Color Fundus Photography, Optical Coherence Tomography, and Fluorescein Angiography in Diagnosing Polypoidal Choroidal Vasculopathy

2018 
Purpose To determine sensitivity and specificity of polypoidal choroidal vasculopathy (PCV) diagnosis using color fundus photography (CFP), optical coherence tomography (OCT), and fundus fluorescein angiography (FFA) without indocyanine green angiography (ICGA).
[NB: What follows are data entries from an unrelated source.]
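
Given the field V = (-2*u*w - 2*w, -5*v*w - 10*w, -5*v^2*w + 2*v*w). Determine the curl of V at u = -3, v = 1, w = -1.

(23, 4, 0)

(∇×V)₁ = ∂V₃/∂v − ∂V₂/∂w = -10*v*w + 5*v + 2*w + 10
(∇×V)₂ = ∂V₁/∂w − ∂V₃/∂u = -2*u - 2
(∇×V)₃ = ∂V₂/∂u − ∂V₁/∂v = 0
∇×V = (-10*v*w + 5*v + 2*w + 10, -2*u - 2, 0)
At (-3, 1, -1): (23, 4, 0).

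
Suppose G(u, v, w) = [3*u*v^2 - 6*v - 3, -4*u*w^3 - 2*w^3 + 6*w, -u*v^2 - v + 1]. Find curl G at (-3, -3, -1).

(-55, 9, -44)

(∇×G)₁ = ∂G₃/∂v − ∂G₂/∂w = -2*u*v + 12*u*w^2 + 6*w^2 - 7
(∇×G)₂ = ∂G₁/∂w − ∂G₃/∂u = v^2
(∇×G)₃ = ∂G₂/∂u − ∂G₁/∂v = -6*u*v - 4*w^3 + 6
∇×G = (-2*u*v + 12*u*w^2 + 6*w^2 - 7, v^2, -6*u*v - 4*w^3 + 6)
At (-3, -3, -1): (-55, 9, -44).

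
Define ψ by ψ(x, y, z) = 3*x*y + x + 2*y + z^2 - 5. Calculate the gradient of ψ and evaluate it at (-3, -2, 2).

∂ψ/∂x = 3*y + 1
∂ψ/∂y = 3*x + 2
∂ψ/∂z = 2*z
∇ψ = (3*y + 1, 3*x + 2, 2*z)
At (-3, -2, 2): (-5, -7, 4).

(-5, -7, 4)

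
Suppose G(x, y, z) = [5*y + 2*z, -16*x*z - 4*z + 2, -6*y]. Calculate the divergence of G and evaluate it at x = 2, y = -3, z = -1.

0

∂G₁/∂x = 0
∂G₂/∂y = 0
∂G₃/∂z = 0
∇·G = 0
At (2, -3, -1): 0.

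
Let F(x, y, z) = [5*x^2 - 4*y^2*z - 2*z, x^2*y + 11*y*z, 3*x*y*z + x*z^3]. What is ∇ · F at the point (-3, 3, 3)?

∂F₁/∂x = 10*x
∂F₂/∂y = x^2 + 11*z
∂F₃/∂z = 3*x*y + 3*x*z^2
∇·F = x^2 + 3*x*y + 3*x*z^2 + 10*x + 11*z
At (-3, 3, 3): -96.

-96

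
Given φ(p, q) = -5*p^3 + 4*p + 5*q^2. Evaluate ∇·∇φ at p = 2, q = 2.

∂²φ/∂p² = -30*p
∂²φ/∂q² = 10
∇²φ = -30*p + 10
At (2, 2): -50.

-50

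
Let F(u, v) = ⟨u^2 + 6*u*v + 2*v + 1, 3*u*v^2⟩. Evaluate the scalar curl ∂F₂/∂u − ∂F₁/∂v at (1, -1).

-5

∂F₂/∂u = 3*v^2
∂F₁/∂v = 6*u + 2
Scalar curl = -6*u + 3*v^2 - 2
At (1, -1): -5.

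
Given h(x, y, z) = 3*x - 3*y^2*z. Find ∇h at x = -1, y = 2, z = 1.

∂h/∂x = 3
∂h/∂y = -6*y*z
∂h/∂z = -3*y^2
∇h = (3, -6*y*z, -3*y^2)
At (-1, 2, 1): (3, -12, -12).

(3, -12, -12)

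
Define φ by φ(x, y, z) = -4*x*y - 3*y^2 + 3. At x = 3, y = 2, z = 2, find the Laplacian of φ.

-6

∂²φ/∂x² = 0
∂²φ/∂y² = -6
∂²φ/∂z² = 0
∇²φ = -6
At (3, 2, 2): -6.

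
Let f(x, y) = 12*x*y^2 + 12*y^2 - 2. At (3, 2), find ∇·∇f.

96

∂²f/∂x² = 0
∂²f/∂y² = 24*(x + 1)
∇²f = 24*x + 24
At (3, 2): 96.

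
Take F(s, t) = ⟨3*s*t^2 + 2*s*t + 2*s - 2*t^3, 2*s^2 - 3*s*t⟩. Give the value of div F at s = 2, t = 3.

∂F₁/∂s = 3*t^2 + 2*t + 2
∂F₂/∂t = -3*s
∇·F = -3*s + 3*t^2 + 2*t + 2
At (2, 3): 29.

29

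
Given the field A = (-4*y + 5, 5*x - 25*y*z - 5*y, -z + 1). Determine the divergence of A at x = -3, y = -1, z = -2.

44

∂A₁/∂x = 0
∂A₂/∂y = -25*z - 5
∂A₃/∂z = -1
∇·A = -25*z - 6
At (-3, -1, -2): 44.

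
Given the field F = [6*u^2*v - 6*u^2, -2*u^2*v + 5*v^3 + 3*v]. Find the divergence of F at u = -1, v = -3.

184

∂F₁/∂u = 12*u*v - 12*u
∂F₂/∂v = -2*u^2 + 15*v^2 + 3
∇·F = -2*u^2 + 12*u*v - 12*u + 15*v^2 + 3
At (-1, -3): 184.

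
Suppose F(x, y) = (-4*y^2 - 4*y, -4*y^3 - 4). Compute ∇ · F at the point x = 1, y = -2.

-48

∂F₁/∂x = 0
∂F₂/∂y = -12*y^2
∇·F = -12*y^2
At (1, -2): -48.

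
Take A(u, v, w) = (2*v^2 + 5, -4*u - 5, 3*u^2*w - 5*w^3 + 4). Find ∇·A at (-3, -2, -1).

12

∂A₁/∂u = 0
∂A₂/∂v = 0
∂A₃/∂w = 3*u^2 - 15*w^2
∇·A = 3*u^2 - 15*w^2
At (-3, -2, -1): 12.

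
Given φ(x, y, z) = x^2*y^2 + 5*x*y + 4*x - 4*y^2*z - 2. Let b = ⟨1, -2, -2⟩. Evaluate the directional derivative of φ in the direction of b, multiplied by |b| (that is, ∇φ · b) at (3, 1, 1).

-27

∂φ/∂x = 2*x*y^2 + 5*y + 4
∂φ/∂y = 2*x^2*y + 5*x - 8*y*z
∂φ/∂z = -4*y^2
∇φ at (3, 1, 1) = (15, 25, -4)
∇φ · b = (15)(1) + (25)(-2) + (-4)(-2) = -27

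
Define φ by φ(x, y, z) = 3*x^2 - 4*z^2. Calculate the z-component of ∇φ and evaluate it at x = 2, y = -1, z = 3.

-24

(∇φ)_3 = ∂φ/∂z = -8*z
At (2, -1, 3): -24.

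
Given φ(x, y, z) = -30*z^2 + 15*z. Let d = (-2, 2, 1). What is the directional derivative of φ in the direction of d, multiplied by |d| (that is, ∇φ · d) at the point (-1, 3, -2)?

135

∂φ/∂x = 0
∂φ/∂y = 0
∂φ/∂z = -60*z + 15
∇φ at (-1, 3, -2) = (0, 0, 135)
∇φ · d = (0)(-2) + (0)(2) + (135)(1) = 135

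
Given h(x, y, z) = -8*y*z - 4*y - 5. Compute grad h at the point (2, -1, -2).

(0, 12, 8)

∂h/∂x = 0
∂h/∂y = -8*z - 4
∂h/∂z = -8*y
∇h = (0, -8*z - 4, -8*y)
At (2, -1, -2): (0, 12, 8).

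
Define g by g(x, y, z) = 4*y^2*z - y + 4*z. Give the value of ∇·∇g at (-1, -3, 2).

16

∂²g/∂x² = 0
∂²g/∂y² = 8*z
∂²g/∂z² = 0
∇²g = 8*z
At (-1, -3, 2): 16.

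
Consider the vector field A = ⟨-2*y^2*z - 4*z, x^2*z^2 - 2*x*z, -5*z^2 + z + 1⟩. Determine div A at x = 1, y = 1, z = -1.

∂A₁/∂x = 0
∂A₂/∂y = 0
∂A₃/∂z = -10*z + 1
∇·A = -10*z + 1
At (1, 1, -1): 11.

11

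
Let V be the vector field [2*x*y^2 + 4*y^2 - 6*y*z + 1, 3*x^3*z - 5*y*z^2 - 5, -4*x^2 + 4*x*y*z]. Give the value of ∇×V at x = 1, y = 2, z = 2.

(∇×V)₁ = ∂V₃/∂y − ∂V₂/∂z = -3*x^3 + 4*x*z + 10*y*z
(∇×V)₂ = ∂V₁/∂z − ∂V₃/∂x = 8*x - 4*y*z - 6*y
(∇×V)₃ = ∂V₂/∂x − ∂V₁/∂y = 9*x^2*z - 4*x*y - 8*y + 6*z
∇×V = (-3*x^3 + 4*x*z + 10*y*z, 8*x - 4*y*z - 6*y, 9*x^2*z - 4*x*y - 8*y + 6*z)
At (1, 2, 2): (45, -20, 6).

(45, -20, 6)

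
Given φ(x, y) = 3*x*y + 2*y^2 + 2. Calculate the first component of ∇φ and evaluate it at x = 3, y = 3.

9

(∇φ)_1 = ∂φ/∂x = 3*y
At (3, 3): 9.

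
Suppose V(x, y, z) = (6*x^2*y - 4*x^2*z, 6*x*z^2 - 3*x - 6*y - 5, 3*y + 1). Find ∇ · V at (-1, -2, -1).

10

∂V₁/∂x = 12*x*y - 8*x*z
∂V₂/∂y = -6
∂V₃/∂z = 0
∇·V = 12*x*y - 8*x*z - 6
At (-1, -2, -1): 10.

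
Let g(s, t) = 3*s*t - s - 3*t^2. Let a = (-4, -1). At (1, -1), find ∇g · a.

7

∂g/∂s = 3*t - 1
∂g/∂t = 3*s - 6*t
∇g at (1, -1) = (-4, 9)
∇g · a = (-4)(-4) + (9)(-1) = 7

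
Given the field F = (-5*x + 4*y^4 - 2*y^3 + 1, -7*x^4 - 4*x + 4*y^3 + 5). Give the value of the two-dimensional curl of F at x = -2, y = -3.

706

∂F₂/∂x = -28*x^3 - 4
∂F₁/∂y = 16*y^3 - 6*y^2
Scalar curl = -28*x^3 - 16*y^3 + 6*y^2 - 4
At (-2, -3): 706.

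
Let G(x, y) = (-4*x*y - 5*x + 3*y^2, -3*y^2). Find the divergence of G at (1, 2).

-25

∂G₁/∂x = -4*y - 5
∂G₂/∂y = -6*y
∇·G = -10*y - 5
At (1, 2): -25.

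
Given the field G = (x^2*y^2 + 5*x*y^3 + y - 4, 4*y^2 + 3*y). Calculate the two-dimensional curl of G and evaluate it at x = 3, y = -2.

∂G₂/∂x = 0
∂G₁/∂y = 2*x^2*y + 15*x*y^2 + 1
Scalar curl = -2*x^2*y - 15*x*y^2 - 1
At (3, -2): -145.

-145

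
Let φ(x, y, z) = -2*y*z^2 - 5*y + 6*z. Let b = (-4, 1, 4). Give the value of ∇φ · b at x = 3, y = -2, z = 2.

∂φ/∂x = 0
∂φ/∂y = -2*z^2 - 5
∂φ/∂z = -4*y*z + 6
∇φ at (3, -2, 2) = (0, -13, 22)
∇φ · b = (0)(-4) + (-13)(1) + (22)(4) = 75

75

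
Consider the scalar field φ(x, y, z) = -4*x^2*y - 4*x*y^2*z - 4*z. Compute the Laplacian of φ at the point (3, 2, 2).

-64

∂²φ/∂x² = -8*y
∂²φ/∂y² = -8*x*z
∂²φ/∂z² = 0
∇²φ = -8*x*z - 8*y
At (3, 2, 2): -64.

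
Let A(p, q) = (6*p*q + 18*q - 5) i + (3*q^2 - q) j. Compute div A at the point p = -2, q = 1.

11

∂A₁/∂p = 6*q
∂A₂/∂q = 6*q - 1
∇·A = 12*q - 1
At (-2, 1): 11.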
Design Validity analysis. Methods Treatment-naive eyes with serous/serosanguinous maculopathy undergoing CFP, OCT, FFA, and ICGA imaging before treatment at a university hospital in Thailand (January 1, 2013 to June 30, 2015) were identified. Images of each subject were categorized into 4 sets (set A: CFP; set B: CFP+OCT; set C: CFP+FFA; set D: CFP+OCT+FFA). Six graders, 3 from Thailand (PCV endemic area) and 3 from the United States (nonendemic area), individually reviewed each set (without ICGA), and determined if the presumed diagnosis was PCV. In parallel, 2 other graders confirmed if each case had PCV or not using EVEREST criteria (including ICGA). Sensitivity and specificity of a PCV diagnosis with each set (without ICGA) were analyzed compared with diagnoses including ICGA. Results Of 119 study eyes (113 subjects, 57% male, mean age ± SD 59.9 ± 13.8 years), definite PCV diagnosis was 40.3%. Sensitivity of sets A, B, C, D: 0.63 (95% confidence interval [CI]: 0.47–0.76), 0.83 (95% CI: 0.69–0.92), 0.54 (95% CI: 0.39–0.68), 0.67 (95% CI: 0.51–0.79); specificities: 0.93 (95% CI: 0.84–0.97), 0.83 (95% CI: 0.72–0.91), 0.97 (95% CI: 0.89–0.99), 0.92 (95% CI: 0.82–0.97); accuracies: 0.81 (95% CI: 0.73–0.88), 0.83 (95% CI: 0.76–0.90), 0.79 (95% CI: 0.73–0.87), 0.82 (95% CI: 0.74–0.88). Discrepancies between Thai and US graders existed through sets A, C, and D. Conclusions These data suggest that without ICGA, fundus photography combined with OCT provides high sensitivity and high specificity to diagnose PCV; adding FFA does not improve accuracy.